Media reports on the speech focused on the President’s pledge, “I will end Don’t Ask, Don’t Tell.” Obama declared, “We cannot afford to cut from our ranks people with the critical skills we need” — while failing to recognize that allowing homosexuality in the ranks is what would devastate recruiting and reenlistment rates. The roughly two percent of the population that is homosexual will never replace the ten percent of current military personnel who have said they would not re-enlist if homosexuals are allowed in the military.

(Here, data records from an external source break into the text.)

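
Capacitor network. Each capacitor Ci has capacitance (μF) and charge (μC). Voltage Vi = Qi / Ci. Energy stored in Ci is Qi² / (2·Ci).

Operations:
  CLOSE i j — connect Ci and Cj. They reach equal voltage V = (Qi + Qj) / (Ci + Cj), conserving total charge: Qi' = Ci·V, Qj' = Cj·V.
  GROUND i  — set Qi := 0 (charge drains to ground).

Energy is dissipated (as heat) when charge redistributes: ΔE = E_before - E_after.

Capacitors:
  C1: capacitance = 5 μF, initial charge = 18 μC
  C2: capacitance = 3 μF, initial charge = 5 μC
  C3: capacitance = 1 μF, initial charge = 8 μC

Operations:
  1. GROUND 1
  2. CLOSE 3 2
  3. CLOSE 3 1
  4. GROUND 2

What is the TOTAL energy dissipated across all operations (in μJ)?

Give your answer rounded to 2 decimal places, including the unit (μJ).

Answer: 67.69 μJ

Derivation:
Initial: C1(5μF, Q=18μC, V=3.60V), C2(3μF, Q=5μC, V=1.67V), C3(1μF, Q=8μC, V=8.00V)
Op 1: GROUND 1: Q1=0; energy lost=32.400
Op 2: CLOSE 3-2: Q_total=13.00, C_total=4.00, V=3.25; Q3=3.25, Q2=9.75; dissipated=15.042
Op 3: CLOSE 3-1: Q_total=3.25, C_total=6.00, V=0.54; Q3=0.54, Q1=2.71; dissipated=4.401
Op 4: GROUND 2: Q2=0; energy lost=15.844
Total dissipated: 67.686 μJ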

President Obama continued his two-step on the issue of marriage, stopping short of endorsing same-sex civil “marriage,” but calling homosexual partners “spouses” and declaring that “I support ensuring that committed gay couples have the same rights and responsibilities afforded to any married couple.” He said we should “recognize relationships between two men and two women as just as real and admirable” as heterosexual ones. Yet there are a lot of relationships — between parents and children, between siblings, between close friends and neighbors, between members of a high school football team — that are “real and admirable,” but that are never referred to as “marriage.”
Perhaps in a veiled allusion to his controversial “safe schools” czar Kevin Jennings, Obama said, “[I]f any of my nominees are attacked not for what they believe but for who they are, I will not waver in my support.” Yet Jennings is being attacked precisely for what he believes and what he has said and done, not for “who he is.” (Perhaps the statement actually paves the way for Jennings ‘ departure.)
One thing was clear from Obama’s speech — his goal (like that of homosexual activists) is not simply equal legal rights. It is, rather, to overturn millennia of moral teaching that has acknowledged the harms of homosexual conduct and the unique benefits of marriage between a man and a woman. He dismissed those values as “outworn arguments and old attitudes,” while decrying the grassroots campaigns to defend marriage as “divisive and deceptive efforts to feed people’s lingering fears for political and ideological gain.”
In other words, if you hold to traditional values, the ultimate goal is simple — to silence you. President Obama told HRC, “[D]o not doubt the direction we are heading and the destination we will reach.” That’s a warning the American people should heed.